Frau Julie öffnete die Tür und rief auf den Gang hinaus:

»Bitte, Margot!«

Margot trat ein, den Blick zu Boden gerichtet. Peter umklammerte fest die Hand seiner Mutter. Ohne aufzusehen sagte Margot mit weicher Stimme:

»Da bin ich, Peter. – Um dich noch einmal zu sehen. – Ich werde versuchen, dich zu vergessen. – Aber ich werde nie glücklich sein.«

Peter ließ Frau Julie los und trat an sie heran. Er hob die Arme hoch und faltete die Hände über ihrem Kopf. Margot fühlte, wie sie zitterten. Leise sagte sie:

»Leg mir die Hände auf den Kopf, Peter.«

Er tat es.

Erst glitten die Hände lose über ihr Haar – Margot schloß die Augen – dann schmiegten sie sich fest an, schoben den Kopf nach vorn, führten ihn dicht an sein Gesicht – ihre Lippen berührten sich, preßten sich aneinander – und Frau Julie stand dabei, sah es und rührte sich nicht.

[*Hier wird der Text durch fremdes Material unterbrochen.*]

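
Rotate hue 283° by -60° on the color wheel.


New hue = (H + rotation) mod 360
New hue = (283 -60) mod 360
= 223 mod 360
= 223°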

Nach einer Weile ließ Peter sie los. Er war weiß wie Wachs, taumelte ein paar Schritte zurück, führte die Hände vor das Gesicht und sagte mit zitternder Stimme:

»Und nun, Margot, geh! – geh! – Wir wollen es vergessen!«

»Wie?« fuhr Margot ganz entsetzt auf. »Du willst . . . du hast es doch gefühlt – es ist unmöglich! ganz unmöglich ist es!«

Peter stand unbeweglich und sagte:

»Es muß sein!«

»Muß? – Peter! Was nicht sein kann, muß auch nicht sein. – Verlange nichts Unmenschliches. Du kannst es so wenig wie ich.«

»Ich kann es,« sagte Peter tonlos.

Da fuhr Margot auf und sah ihn an.

»Du kannst es?« fragte sie entsetzt.

Peter nickte und sagte:

»Ja.«

»Das lügst du!« fuhr sie ihn an. »Auf Befehl deiner Mutter und deiner Aerzte lügst du das! Du kannst es nicht! Sei kein Feigling, Peter! Und wenn es sein muß, dann stirb! Ich sterbe mit dir!«

Peter bewegte den Kopf; langsam, hin und her. Dann sagte er ohne Klang in der Stimme:

»Ich will leben.«

Margot wankte ein paar Schritte zurück, wies zitternd mit dem Arm auf ihn und wiederholte:

»Du – willst – leben?«

Peter nickte und sagte kalt:

»Ja – ich!«

Da fiel ihr Kopf nach vorn über; sie wankte in den Knien, kroch zur Tür, hielt sich mit letzter Kraft an Frau Julie fest und hauchte:

»Freilich . . . dann . . .«

Peter stand steif und unbeweglich. Er wollte noch etwas sagen, den Arm bewegen, sie zurückhalten, auf sie zugehen – lahm, dachte er und begriff nicht, daß er nicht hinschlug.

Margot bewegte noch einmal den Kopf zu Peter hin, küßte ihn mit schmerzvoll-zärtlichem Blick und sagte:

»Hätte ich doch Aennes Mut.«

Dann drückte sie auf die Klinke, öffnete und ging.

Peter sah ihr erschrocken nach.

»Hätte ich doch Aennes Mut,« wiederholte er sich; dachte nach – ahnte, begriff.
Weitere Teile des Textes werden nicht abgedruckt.